Understanding Apache Spark in three quick questions.
1) What is Apache Spark?
According to Apache, it is an open source cluster-computing framework for fast and flexible large-scale data analysis. To put it in a simpler way, it’s a scalable data process engine, in words of Loraine Lawson from the IT Bussines Edge. It works with the filesystem to distribute your data across the cluster, and process it in parallel while taking a set of instructions from an application written by a developer.
2) What’s the use of Apache Spark?
Databricks, the company founded by the creators of Apache Spark, gives the following applications: 1. Data integration and ETL, 2. Interactive analytics or business intelligence, 3. High performance batch computation, 4. Machine learning and advanced analytics, and 5. Real-time stream processing.

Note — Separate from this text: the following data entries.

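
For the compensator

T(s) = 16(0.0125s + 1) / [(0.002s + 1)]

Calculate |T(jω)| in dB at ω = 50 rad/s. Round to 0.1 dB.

At ω = 50 rad/s:
zero (1 + j50·0.0125) = 1 + j0.625 → |·| ≈ 1.1792, ∠ ≈ 32.01°
pole (1 + j50·0.002) = 1 + j0.1 → |·| ≈ 1.005, ∠ ≈ 5.71°
|T| = 16 · 1.1792 / (1.005) ≈ 18.773
Gain = 20 log₁₀(18.773) ≈ 25.47 dB

25.5 dB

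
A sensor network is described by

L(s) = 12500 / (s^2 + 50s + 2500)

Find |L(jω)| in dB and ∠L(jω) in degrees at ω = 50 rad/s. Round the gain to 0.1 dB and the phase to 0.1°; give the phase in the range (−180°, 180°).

At s = jω = j50:
quadratic: (j50)² + 50·j50 + 2500 = 0 + j2500 → |·| ≈ 2500, ∠ ≈ 90.00°
|L| = 12500 / 2500 ≈ 5
Gain = 20 log₁₀(5) ≈ 13.98 dB
∠L = 0.00° − 90.00° = -90.00°

14.0 dB, -90.0°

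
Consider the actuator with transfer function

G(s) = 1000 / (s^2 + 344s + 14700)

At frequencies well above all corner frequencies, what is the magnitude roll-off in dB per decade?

-40 dB/decade

Each pole contributes −20 dB/decade at high frequency; each zero contributes +20 dB/decade.
Net: 0 zero(s) − 2 pole(s) → -40 dB/decade.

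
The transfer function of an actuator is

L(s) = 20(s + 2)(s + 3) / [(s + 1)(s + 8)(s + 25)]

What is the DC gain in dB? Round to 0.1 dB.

L(0) = 20·2·3 / (1·8·25) = 0.6
20 log₁₀(0.6) ≈ -4.44 dB

-4.4 dB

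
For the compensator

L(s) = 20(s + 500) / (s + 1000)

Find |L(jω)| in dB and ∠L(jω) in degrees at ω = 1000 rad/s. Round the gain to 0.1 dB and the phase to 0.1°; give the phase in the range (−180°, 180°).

24.0 dB, 18.4°

At s = jω = j1000:
zero (s+500): 500 + j1000 → |·| = √(500²+1000²) = √1250000 ≈ 1118, ∠ = arctan(1000/500) ≈ 63.43°
pole (s+1000): 1000 + j1000 → |·| = √(1000²+1000²) = √2000000 ≈ 1414.2, ∠ = arctan(1000/1000) ≈ 45.00°
|L| = 20 · 1118 / 1414.2 ≈ 15.811
Gain = 20 log₁₀(15.811) ≈ 23.98 dB
∠L = 63.43° − 45.00° = 18.43°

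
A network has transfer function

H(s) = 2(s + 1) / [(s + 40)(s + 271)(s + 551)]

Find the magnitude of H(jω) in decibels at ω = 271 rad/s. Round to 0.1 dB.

-101.5 dB

At s = jω = j271:
zero (s+1): 1 + j271 → |·| = √(1²+271²) = √73442 ≈ 271, ∠ = arctan(271/1) ≈ 89.79°
pole (s+40): 40 + j271 → |·| = √(40²+271²) = √75041 ≈ 273.94, ∠ = arctan(271/40) ≈ 81.60°
pole (s+271): 271 + j271 → |·| = √(271²+271²) = √146882 ≈ 383.25, ∠ = arctan(271/271) ≈ 45.00°
pole (s+551): 551 + j271 → |·| = √(551²+271²) = √377042 ≈ 614.04, ∠ = arctan(271/551) ≈ 26.19°
|H| = 2 · 271 / 6.4467e+07 ≈ 8.4074e-06
Gain = 20 log₁₀(8.4074e-06) ≈ -101.51 dB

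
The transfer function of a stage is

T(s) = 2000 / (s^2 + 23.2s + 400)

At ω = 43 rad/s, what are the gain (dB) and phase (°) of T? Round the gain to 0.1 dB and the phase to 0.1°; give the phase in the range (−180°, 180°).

1.1 dB, -145.5°

At s = jω = j43:
quadratic: (j43)² + 23.2·j43 + 400 = -1449 + j997.6 → |·| ≈ 1759.2, ∠ ≈ 145.45°
|T| = 2000 / 1759.2 ≈ 1.1369
Gain = 20 log₁₀(1.1369) ≈ 1.11 dB
∠T = 0.00° − 145.45° = -145.45°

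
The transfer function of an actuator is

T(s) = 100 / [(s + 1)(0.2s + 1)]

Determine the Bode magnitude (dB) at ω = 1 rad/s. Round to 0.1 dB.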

Most users are doing data integration and ETL on MapReduce, as well as batch computation, machine learning and batch analytics. With Spark, these things are going to be much faster as interactive analytics and BI are possible on Spark, the same goes for real-time stream processing. Altough some things couldn’t be done at a good rate in MapReduce, with Spark this is optimized: some old things can be done in faster ways but there’s space for innovation too.
3) Will Apache Spark substitute Hadoop?
It’s not the most probable scenario: Hadoop is storage-centered, and Spark is about processing data. What it most likely will replace is MapReduce, which is the processing model that shipped with Hadoop. Apache reports that Spark runs programs up to 100 times faster than MapReduce in memory, or 10 times faster on disk. DataBricks used Spark to sort 100 terabytes of records within 23 minutes in 2013. That’s a significative difference in a world where speed is priority.